Schwäbische Zeitung (Laupheim)
Der Armenspeisung droht das Aus
Wegen einer neuen Gesetzgebung könnte die 25. Ausgabe der Vesperkirche die letzte sein – Ehrenamtliche Helfer sind frustriert, Politiker protestieren
ULM - Am Abend des 22. Januar wird die Ulmer Vesperkirche 2020 eröffnet. Es ist die 25. Ausgabe der Aktion, bei der im Winter Menschen mit sehr schmalem Geldbeutel in der Pauluskirche an schön gedeckten Tischen ein komplettes Menü essen können – zu der aber auch andere Menschen kommen können, die Gemeinschaft suchen, egal ob sie Einheimische oder Zufallspassanten sind. Einen Grund zum Feiern sieht Pauluskirchenpfarrer Peter Heiter in der 25. Auflage der Aktion aber nicht: Dass es die Vesperkirche überhaupt benötigt, bei der im Lauf eines Wintermonats etwa 13 000 Essen ausgegeben werden, sei grundsätzlich kein Anlass zu feiern, sagt Heiter. Zudem gefährdet eine neue Gesetzgebung ab 2021 die Existenz der Vesperkirche.

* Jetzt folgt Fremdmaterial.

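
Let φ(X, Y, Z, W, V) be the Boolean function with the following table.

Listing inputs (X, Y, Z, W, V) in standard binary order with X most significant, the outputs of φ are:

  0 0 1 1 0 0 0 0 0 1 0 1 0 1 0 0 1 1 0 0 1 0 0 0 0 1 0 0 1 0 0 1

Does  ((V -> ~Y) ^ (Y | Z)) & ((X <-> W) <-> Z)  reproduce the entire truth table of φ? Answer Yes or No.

No

Test each input against both φ and the formula:
  X=0, Y=0, Z=0, W=0, V=0: formula gives 0, φ = 0 ✓
  X=0, Y=0, Z=0, W=0, V=1: formula gives 0, φ = 0 ✓
  X=0, Y=0, Z=0, W=1, V=0: formula gives 1, φ = 1 ✓
  X=0, Y=0, Z=0, W=1, V=1: formula gives 1, φ = 1 ✓
  …
  X=0, Y=1, Z=0, W=0, V=1: formula gives 0, but φ = 1 ✗
Row (0,1,0,0,1) is a counterexample, so the formula is not equivalent to φ.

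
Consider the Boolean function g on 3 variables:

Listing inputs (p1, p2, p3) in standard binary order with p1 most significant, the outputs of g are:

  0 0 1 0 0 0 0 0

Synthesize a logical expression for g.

g(p1, p2, p3) = (NOT p1 AND p2) AND NOT p3

Only row (0,1,0) gives 1. That row's minterm ¬p1·p2·¬p3 is g directly.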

2016 wurde eine Reform – und damit Verschärfung – der Umsatzsteuer beschlossen, die dann auch kirchliche und kommunale Einrichtungen betrifft. Bis zum 1. Januar 2021 gilt eine Übergangsregelung. Letztendlich bedeutet die Reform, dass ab 2021 diejenigen Bereiche kirchlicher oder kommunaler Angebote mehrwertsteuerpflichtig werden, die mit Angeboten privater Anbieter in Konkurrenz stehen oder stehen können. Angebote, deren Umsatz jährlich unter 17 500 Euro liegt, können von der so genannten Kleinunternehmerregelung Gebrauch machen und sind in diesem Fall umsatzsteuerbefreit. Diese Umsatzsteuerbefreiung für Kleinunternehmer kommt aber für die Vesperkirche nicht in Frage. Die Ulmer Vesperkirche steht finanziell im Vergleich zu anderen Vesperkirchen wie der in Stuttgart schlechter da, weil das Spendenaufkommen geringer ist; regelmäßig entsteht ein – meist nicht sehr großes – Defizit am Ende der vierwöchigen Veranstaltung, die Kosten der Ulmer Vesperkirche belaufen sich aber auf etwa 100 000 Euro. Der Umsatz – der steuerrechtlich mit einem möglichen Gewinn nichts zu tun hat – liegt höher als eine Kleinunternehmerregelung dies zuließe.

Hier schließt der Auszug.